= Mordechai Scheiner =

Israeli rabbi

Mordechai Sheiner (מרדכי שיינר; Мордеха́й Шейнер) is an Israeli Orthodox rabbi associated with the Chabad Hasidic movement. Sheiner served as Chief Rabbi of Jewish Autonomous Oblast from 2002 to 2011.

==Background==

Mordechai Sheiner came to the Jewish Autonomous Oblast in 2002. He arrived in Birobidzhan as a 30-year-old rabbi from Israel. He had never been to Birobidzhan before, but spoke Russian thanks to two years he spent in Ukraine, working at another synagogue. He was also the leader of the Birobidzhan Synagogue and led the local Jewish community with Lev Toitman, until Toitman's death in 2007.

==On Judaism in the JAO==
Concerning the status of Judaism in the Jewish Autonomous Oblast, Sheiner has stated, "Jewish life is reviving, both in quantity and quality." In 2006, Rabbi Scheiner visited the villages of Bira (Jewish Autonomous Oblast), Naifeld, Londoko, Birakan and Birofeld with the Jewish Community of Birobidzhan. Together they inspected local cemeteries and gathered information about the Jews buried there in the years prior to World War II . The names of these individuals are listed in the Memory Book in the Birobidzhan Synagogue. The dates of birth and death are written down according to the Hebrew calendar as well as the modern calendar. As of 2007, some of the original Jewish settlers were still present in these villages.

==Yiddish and Jewish education in JAO==
Sheiner has also noted that the Birobidzhaner Shtern still publishes twice weekly, but now mostly in Russian with just two pages a week in Yiddish. In recent years, the Jewish Autonomous Oblast has grown interested in its Jewish roots. Students study Hebrew and Yiddish at a Jewish school and Birobidzhan Jewish National University. In 1989, the Jewish center founded its Sunday school, where children study Yiddish, learn folk Jewish dance, and learn about the history of Israel. The Israeli government helps fund the program.

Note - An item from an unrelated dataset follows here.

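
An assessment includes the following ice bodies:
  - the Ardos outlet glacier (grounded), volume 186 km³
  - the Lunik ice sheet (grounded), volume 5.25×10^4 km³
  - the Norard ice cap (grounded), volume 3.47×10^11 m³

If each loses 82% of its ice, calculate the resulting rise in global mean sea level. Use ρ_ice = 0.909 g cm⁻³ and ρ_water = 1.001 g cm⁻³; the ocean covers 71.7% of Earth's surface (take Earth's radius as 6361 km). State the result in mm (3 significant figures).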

Sheiner has commented the progress at School No. 2, Birobidjan's Jewish public school with 670 students, 30 percent of whom are Jewish. Pupils learn about Jewish history, and the Hebrew and Yiddish languages. The Birobidzhan Jewish National University works in cooperation with the local Jewish Community of Birobidzhan. The university is unique in the Russian Far East. The basis of the training course is study of the Hebrew language, history and classic Jewish texts.

Rabbi Scheiner also hosted the television show Yiddishkeit, which began in 2005.